Thursday, April 30, 2026

Lee Zeldin Awards Rosa DeLauro No Points, May God Have Mercy on Her Soul

By Jeffrey Blehar

Wednesday, April 29, 2026

 

A brief dispatch from the world of congressional comedy, because in all honesty we’re starved for any kind of comedy these days. On Monday, Environmental Protection Agency chief Lee Zeldin — formerly a congressman from Long Island — sat before the House Appropriations Committee to defend the Trump administration’s proposed cuts to the agency’s wildly bloated budget.
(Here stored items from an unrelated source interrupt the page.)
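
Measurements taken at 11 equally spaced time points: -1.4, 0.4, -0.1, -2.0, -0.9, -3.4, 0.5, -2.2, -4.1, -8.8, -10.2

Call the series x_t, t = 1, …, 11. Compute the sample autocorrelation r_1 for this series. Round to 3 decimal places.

Mean x̄ = (-1.4 + 0.4 − 0.1 − 2.0 − 0.9 − 3.4 + 0.5 − 2.2 − 4.1 − 8.8 − 10.2)/11 = -2.9273
Numerator Σ_{t=1}^{10}(x_t−x̄)(x_{t+1}−x̄) = 67.6493
Denominator Σ(x_t−x̄)² = 127.6218
r_1 = 67.6493 / 127.6218 = 0.530

0.530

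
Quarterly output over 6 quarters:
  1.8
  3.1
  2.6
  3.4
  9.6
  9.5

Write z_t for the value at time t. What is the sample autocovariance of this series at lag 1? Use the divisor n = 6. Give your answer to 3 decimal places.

4.637

Mean z̄ = (1.8 + 3.1 + 2.6 + 3.4 + 9.6 + 9.5)/6 = 5.0000
Deviations: -3.2000, -1.9000, -2.4000, -1.6000, 4.6000, 4.5000
Σ_{t=1}^{5}(z_t−z̄)(z_{t+1}−z̄) = 27.8200
γ_1 = 27.8200 / 6 = 4.637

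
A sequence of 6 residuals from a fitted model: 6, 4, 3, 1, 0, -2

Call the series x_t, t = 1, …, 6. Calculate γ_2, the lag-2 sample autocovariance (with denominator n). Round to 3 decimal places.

0.667

Mean x̄ = (6 + 4 + 3 + 1 + 0 − 2)/6 = 2.0000
Σ_{t=1}^{4}(x_t−x̄)(x_{t+2}−x̄) = 4.0000
γ_2 = 4.0000 / 6 = 0.667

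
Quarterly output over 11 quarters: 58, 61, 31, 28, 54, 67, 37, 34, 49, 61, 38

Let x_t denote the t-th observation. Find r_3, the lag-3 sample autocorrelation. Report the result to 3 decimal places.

-0.162

Mean x̄ = (58 + 61 + 31 + 28 + 54 + 67 + 37 + 34 + 49 + 61 + 38)/11 = 47.0909
Numerator Σ_{t=1}^{8}(x_t−x̄)(x_{t+3}−x̄) = -313.6612
Denominator Σ(x_t−x̄)² = 1932.9091
r_3 = -313.6612 / 1932.9091 = -0.162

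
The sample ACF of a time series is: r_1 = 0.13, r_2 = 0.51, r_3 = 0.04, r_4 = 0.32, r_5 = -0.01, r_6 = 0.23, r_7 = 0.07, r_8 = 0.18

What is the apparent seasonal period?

2

The largest autocorrelation is r_2 = 0.51, with weaker echoes at lags 4 (0.32), 6 (0.23) and 8 (0.18); the remaining lags stay at or below 0.13.
The dominant spike at lag 2 indicates a seasonal period of 2.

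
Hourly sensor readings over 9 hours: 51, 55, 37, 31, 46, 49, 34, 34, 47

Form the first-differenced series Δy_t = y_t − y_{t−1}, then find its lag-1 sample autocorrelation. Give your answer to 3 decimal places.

-0.065

First differences Δy: 4, -18, -6, 15, 3, -15, 0, 13
Mean of differences = -0.5000
Numerator Σ(Δy_t−Δȳ)(Δy_{t+1}−Δȳ) = -64.7500
Denominator Σ(Δy_t−Δȳ)² = 1002.0000
r_1(Δy) = -64.7500 / 1002.0000 = -0.065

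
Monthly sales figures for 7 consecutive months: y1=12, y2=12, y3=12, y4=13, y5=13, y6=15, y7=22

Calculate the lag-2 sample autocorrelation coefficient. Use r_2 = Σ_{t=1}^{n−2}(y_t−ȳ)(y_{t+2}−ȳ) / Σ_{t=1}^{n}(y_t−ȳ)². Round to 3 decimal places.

-0.006

Mean ȳ = (12 + 12 + 12 + 13 + 13 + 15 + 22)/7 = 14.1429
Deviations from mean: -2.1429, -2.1429, -2.1429, -1.1429, -1.1429, 0.8571, 7.8571
Σ(y_t−ȳ)(y_{t+2}−ȳ) = (4.5918) + (2.4490) + (2.4490) + (-0.9796) + (-8.9796) = -0.4694
Denominator Σ(y_t−ȳ)² = 78.8571
r_2 = -0.4694 / 78.8571 = -0.006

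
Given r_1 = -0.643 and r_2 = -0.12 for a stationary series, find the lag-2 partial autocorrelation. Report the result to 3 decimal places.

-0.909

φ_{22} = (r_2 − r_1²) / (1 − r_1²)
r_1² = (-0.643)² = 0.413449
Numerator = -0.12 − 0.4134 = -0.5334; denominator = 1 − 0.4134 = 0.5866
φ_{22} = -0.5334 / 0.5866 = -0.909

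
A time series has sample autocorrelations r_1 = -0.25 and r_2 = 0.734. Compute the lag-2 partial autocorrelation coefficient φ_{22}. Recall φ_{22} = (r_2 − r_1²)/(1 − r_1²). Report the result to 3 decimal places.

0.716

φ_{22} = (r_2 − r_1²) / (1 − r_1²)
r_1² = (-0.25)² = 0.0625
Numerator = 0.734 − 0.0625 = 0.6715; denominator = 1 − 0.0625 = 0.9375
φ_{22} = 0.6715 / 0.9375 = 0.716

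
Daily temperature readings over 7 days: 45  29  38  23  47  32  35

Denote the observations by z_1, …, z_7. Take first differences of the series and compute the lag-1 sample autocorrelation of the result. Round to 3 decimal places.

-0.769

First differences Δz: -16, 9, -15, 24, -15, 3
Mean of differences = -1.6667
Numerator Σ(Δz_t−Δz̄)(Δz_{t+1}−Δz̄) = -1041.7778
Denominator Σ(Δz_t−Δz̄)² = 1355.3333
r_1(Δz) = -1041.7778 / 1355.3333 = -0.769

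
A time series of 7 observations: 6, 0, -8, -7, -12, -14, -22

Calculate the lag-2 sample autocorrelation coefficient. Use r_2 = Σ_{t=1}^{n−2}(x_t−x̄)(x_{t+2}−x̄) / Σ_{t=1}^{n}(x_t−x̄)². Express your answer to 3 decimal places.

Mean x̄ = (6 + 0 − 8 − 7 − 12 − 14 − 22)/7 = -8.1429
Deviations from mean: 14.1429, 8.1429, 0.1429, 1.1429, -3.8571, -5.8571, -13.8571
Σ(x_t−x̄)(x_{t+2}−x̄) = (2.0204) + (9.3061) + (-0.5510) + (-6.6939) + (53.4490) = 57.5306
Denominator Σ(x_t−x̄)² = 508.8571
r_2 = 57.5306 / 508.8571 = 0.113

0.113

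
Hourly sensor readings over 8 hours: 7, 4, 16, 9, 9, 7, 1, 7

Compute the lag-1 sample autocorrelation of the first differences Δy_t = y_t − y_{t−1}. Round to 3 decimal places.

-0.518

First differences Δy: -3, 12, -7, 0, -2, -6, 6
Mean of differences = 0.0000
Numerator Σ(Δy_t−Δȳ)(Δy_{t+1}−Δȳ) = -144.0000
Denominator Σ(Δy_t−Δȳ)² = 278.0000
r_1(Δy) = -144.0000 / 278.0000 = -0.518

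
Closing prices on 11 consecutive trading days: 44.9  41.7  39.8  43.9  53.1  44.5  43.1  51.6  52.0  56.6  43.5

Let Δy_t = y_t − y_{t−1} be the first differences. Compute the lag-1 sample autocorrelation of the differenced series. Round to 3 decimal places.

First differences Δy: -3.2, -1.9, 4.1, 9.2, -8.6, -1.4, 8.5, 0.4, 4.6, -13.1
Mean of differences = -0.1400
Numerator Σ(Δy_t−Δȳ)(Δy_{t+1}−Δȳ) = -95.9236
Denominator Σ(Δy_t−Δȳ)² = 456.2040
r_1(Δy) = -95.9236 / 456.2040 = -0.210

-0.210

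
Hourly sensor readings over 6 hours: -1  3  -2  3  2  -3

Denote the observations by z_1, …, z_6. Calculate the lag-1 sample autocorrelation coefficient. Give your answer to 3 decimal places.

Mean z̄ = (-1 + 3 − 2 + 3 + 2 − 3)/6 = 0.3333
Σ(z_t−z̄)(z_{t+1}−z̄) = (-3.5556) + (-6.2222) + (-6.2222) + (4.4444) + (-5.5556) = -17.1111
Denominator Σ(z_t−z̄)² = 35.3333
r_1 = -17.1111 / 35.3333 = -0.484

-0.484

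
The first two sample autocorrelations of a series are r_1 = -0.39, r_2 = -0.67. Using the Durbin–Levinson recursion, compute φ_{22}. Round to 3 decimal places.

φ_{22} = (r_2 − r_1²) / (1 − r_1²)
r_1² = (-0.39)² = 0.1521
Numerator = -0.67 − 0.1521 = -0.8221; denominator = 1 − 0.1521 = 0.8479
φ_{22} = -0.8221 / 0.8479 = -0.970

-0.970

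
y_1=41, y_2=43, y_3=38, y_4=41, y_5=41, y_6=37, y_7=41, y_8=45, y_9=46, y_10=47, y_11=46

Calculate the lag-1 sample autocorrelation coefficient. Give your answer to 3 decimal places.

Mean ȳ = (41 + 43 + 38 + 41 + 41 + 37 + 41 + 45 + 46 + 47 + 46)/11 = 42.3636
Numerator Σ_{t=1}^{10}(y_t−ȳ)(y_{t+1}−ȳ) = 58.5041
Denominator Σ(y_t−ȳ)² = 110.5455
r_1 = 58.5041 / 110.5455 = 0.529

0.529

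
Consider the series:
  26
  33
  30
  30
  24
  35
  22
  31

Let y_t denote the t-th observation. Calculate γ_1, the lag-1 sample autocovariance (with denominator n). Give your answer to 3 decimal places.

Mean ȳ = (26 + 33 + 30 + 30 + 24 + 35 + 22 + 31)/8 = 28.8750
Σ_{t=1}^{7}(y_t−ȳ)(y_{t+1}−ȳ) = -98.0156
γ_1 = -98.0156 / 8 = -12.252

-12.252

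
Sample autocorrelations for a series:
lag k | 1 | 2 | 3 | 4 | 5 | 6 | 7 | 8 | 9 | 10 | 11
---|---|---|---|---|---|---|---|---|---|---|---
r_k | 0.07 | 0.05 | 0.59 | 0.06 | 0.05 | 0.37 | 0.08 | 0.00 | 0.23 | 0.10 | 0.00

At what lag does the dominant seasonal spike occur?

The largest autocorrelation is r_3 = 0.59, with weaker echoes at lags 6 (0.37) and 9 (0.23); the remaining lags stay at or below 0.10.
The dominant spike at lag 3 indicates a seasonal period of 3.

3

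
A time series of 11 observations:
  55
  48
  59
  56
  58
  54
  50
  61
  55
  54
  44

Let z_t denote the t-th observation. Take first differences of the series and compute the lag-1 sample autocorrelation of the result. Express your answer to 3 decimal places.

First differences Δz: -7, 11, -3, 2, -4, -4, 11, -6, -1, -10
Mean of differences = -1.1000
Numerator Σ(Δz_t−Δz̄)(Δz_{t+1}−Δz̄) = -196.6100
Denominator Σ(Δz_t−Δz̄)² = 460.9000
r_1(Δz) = -196.6100 / 460.9000 = -0.427

-0.427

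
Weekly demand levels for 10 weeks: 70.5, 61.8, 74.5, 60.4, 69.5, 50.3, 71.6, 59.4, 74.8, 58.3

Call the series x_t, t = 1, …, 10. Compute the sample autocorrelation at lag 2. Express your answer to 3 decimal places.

Mean x̄ = (70.5 + 61.8 + 74.5 + 60.4 + 69.5 + 50.3 + 71.6 + 59.4 + 74.8 + 58.3)/10 = 65.1100
Numerator Σ_{t=1}^{8}(x_t−x̄)(x_{t+2}−x̄) = 392.0088
Denominator Σ(x_t−x̄)² = 603.9690
r_2 = 392.0088 / 603.9690 = 0.649

0.649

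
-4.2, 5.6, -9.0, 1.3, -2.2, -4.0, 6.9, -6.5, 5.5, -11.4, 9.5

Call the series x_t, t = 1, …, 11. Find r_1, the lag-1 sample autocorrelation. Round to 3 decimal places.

-0.761

Mean x̄ = (-4.2 + 5.6 − 9.0 + 1.3 − 2.2 − 4.0 + 6.9 − 6.5 + 5.5 − 11.4 + 9.5)/11 = -0.7727
Numerator Σ_{t=1}^{10}(x_t−x̄)(x_{t+1}−x̄) = -370.1407
Denominator Σ(x_t−x̄)² = 486.2818
r_1 = -370.1407 / 486.2818 = -0.761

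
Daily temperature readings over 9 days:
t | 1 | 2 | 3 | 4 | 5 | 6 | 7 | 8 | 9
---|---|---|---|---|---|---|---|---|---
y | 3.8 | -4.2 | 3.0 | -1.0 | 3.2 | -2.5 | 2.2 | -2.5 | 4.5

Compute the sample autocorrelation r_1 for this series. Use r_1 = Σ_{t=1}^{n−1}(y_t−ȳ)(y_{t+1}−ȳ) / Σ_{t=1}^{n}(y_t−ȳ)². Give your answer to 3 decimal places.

Mean ȳ = (3.8 − 4.2 + 3.0 − 1.0 + 3.2 − 2.5 + 2.2 − 2.5 + 4.5)/9 = 0.7222
Numerator Σ_{t=1}^{8}(y_t−ȳ)(y_{t+1}−ȳ) = -64.2316
Denominator Σ(y_t−ȳ)² = 85.2156
r_1 = -64.2316 / 85.2156 = -0.754

-0.754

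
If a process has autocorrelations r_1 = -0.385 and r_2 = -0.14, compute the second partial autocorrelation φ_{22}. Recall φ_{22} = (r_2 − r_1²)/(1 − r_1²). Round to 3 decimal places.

-0.338

φ_{22} = (r_2 − r_1²) / (1 − r_1²)
r_1² = (-0.385)² = 0.148225
Numerator = -0.14 − 0.1482 = -0.2882; denominator = 1 − 0.1482 = 0.8518
φ_{22} = -0.2882 / 0.8518 = -0.338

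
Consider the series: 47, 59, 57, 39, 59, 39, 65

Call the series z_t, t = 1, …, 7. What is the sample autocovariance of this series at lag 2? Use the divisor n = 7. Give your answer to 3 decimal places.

Mean z̄ = (47 + 59 + 57 + 39 + 59 + 39 + 65)/7 = 52.1429
Σ_{t=1}^{5}(z_t−z̄)(z_{t+2}−z̄) = 179.1020
γ_2 = 179.1020 / 7 = 25.586

25.586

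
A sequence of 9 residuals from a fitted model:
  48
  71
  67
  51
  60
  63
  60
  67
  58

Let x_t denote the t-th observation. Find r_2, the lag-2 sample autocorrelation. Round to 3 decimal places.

-0.419

Mean x̄ = (48 + 71 + 67 + 51 + 60 + 63 + 60 + 67 + 58)/9 = 60.5556
Σ(x_t−x̄)(x_{t+2}−x̄) = (-80.9136) + (-99.8025) + (-3.5802) + (-23.3580) + (0.3086) + (15.7531) + (1.4198) = -190.1728
Denominator Σ(x_t−x̄)² = 454.2222
r_2 = -190.1728 / 454.2222 = -0.419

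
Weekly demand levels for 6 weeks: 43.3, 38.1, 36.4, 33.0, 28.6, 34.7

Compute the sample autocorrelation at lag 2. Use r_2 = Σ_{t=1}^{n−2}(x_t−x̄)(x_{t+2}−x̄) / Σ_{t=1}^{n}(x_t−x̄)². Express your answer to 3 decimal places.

Mean x̄ = (43.3 + 38.1 + 36.4 + 33.0 + 28.6 + 34.7)/6 = 35.6833
Σ(x_t−x̄)(x_{t+2}−x̄) = (5.4586) + (-6.4847) + (-5.0764) + (2.6386) = -3.4639
Denominator Σ(x_t−x̄)² = 122.7083
r_2 = -3.4639 / 122.7083 = -0.028

-0.028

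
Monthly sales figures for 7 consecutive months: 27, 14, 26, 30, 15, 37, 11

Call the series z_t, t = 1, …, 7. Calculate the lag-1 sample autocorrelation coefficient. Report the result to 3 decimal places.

Mean z̄ = (27 + 14 + 26 + 30 + 15 + 37 + 11)/7 = 22.8571
Deviations from mean: 4.1429, -8.8571, 3.1429, 7.1429, -7.8571, 14.1429, -11.8571
Numerator Σ_{t=1}^{6}(z_t−z̄)(z_{t+1}−z̄) = -377.0204
Denominator Σ(z_t−z̄)² = 558.8571
r_1 = -377.0204 / 558.8571 = -0.675

-0.675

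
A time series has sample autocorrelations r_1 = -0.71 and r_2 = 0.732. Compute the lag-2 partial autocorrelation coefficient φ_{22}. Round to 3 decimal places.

0.460

φ_{22} = (r_2 − r_1²) / (1 − r_1²)
r_1² = (-0.71)² = 0.5041
Numerator = 0.732 − 0.5041 = 0.2279; denominator = 1 − 0.5041 = 0.4959
φ_{22} = 0.2279 / 0.4959 = 0.460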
Ranking Democrat Rosa DeLauro, of Connecticut — she of the famously purple hair and crone-like demeanor — was having none of it, of course, and came intending to read Zeldin the riot act:

 

The budget proposal reads like a climate change denier’s manifesto. When climate change is flooding our streets, poisoning our air, driving up healthcare and disaster cots [sic], how can the EPA justify abandoning that duty to protect Americans to appease polluters under the false flag of economic growth?

 

In other words: more of the same, in terms of off-the-rack Democratic rhetoric. (Only Captain Planet villains or Aaron Sorkin characters normally “appease polluters” under the “false flag” of growth.) Was it completely uninformed by law? Of course — I would expect no less, in terms of argumentative persuasiveness, from any given moron on social media.

 

And unfortunately for us, Rosa DeLauro is not some mere Bluesky interlocutor, though I suppose her political understanding is interchangeable with one; she is the most powerful Democratic appropriator in the House. She didn’t read the statutes or the governing precedent; she read only from a text prepared by her staffers. Same as it ever was, as least as far as televised House committee hearings go.

 

But this time I want to applaud Zeldin for having the temerity to fire back at this kind of ignorance, and the composure to do so in such a hilariously low-key, stubborn way. “Following the law? Section 202 of the Clean Air Act: Where does it say anything about global climate change.” It was phrased as a question but inflected in his neutral tone to come across as a statement. Then he refers to the recent Court precedent that significantly reduced the scope of the EPA’s regulatory authority: “Loper Bright. Supreme Court case — you familiar with it?”

 

“No, I-I-um, maybe others are, but let me ask you—.” At which point Zeldin politely interrupts: “But that’s really important as a member of Congress.” Later, in full (and fully justified) condescension mode, he ever-so-politely replies, over a yowling, gummy-voiced DeLauro, “I understand you’re upset that you don’t know what Loper Bright is . . . you’re very defensive about not knowing the two biggest landmark Supreme Court cases of the last year with regard to your question.”

 

DeLauro just kept shouting on. It was hilarious, in that “grandma tries not to lose her dentures while ranting” way — she really needed a cane to wave crazily in the air for emphasis — but also thoroughly insufferable. I recommend the full clip only for those who enjoy punishment. (And some of you will no doubt watch; my theory is that most political junkies are secret masochists.)

 

Zeldin’s defense hinged on technical legal arguments — I could unpack them further here, but that is beside the point. (I do cringe slightly to hear Zeldin call the major questions doctrine the “major policies doctrine,” but I know what he meant.) The point is that Zeldin understands the legal world that governs the EPA — and it has changed significantly in recent years! — while DeLauro simply does not. More to the point: She does not care that she is ignorant of law. The law may have changed, but her feelings haven’t. And she represents the good people of her state, faithfully.

 

So that’s why I enjoyed a moment where Lee Zeldin, who bears an uncanny vocal and physical resemblance to actor and former SNL writer Jim Downey, channeled the spirit of Downey’s quiz-bowl host from Billy Madison: stunned disbelief at the ignorance of the person he had to talk to. The only thing that would have made Zeldin’s appearance more satisfying was if he had concluded by saying, “I award you no points, and may God have mercy on your soul.”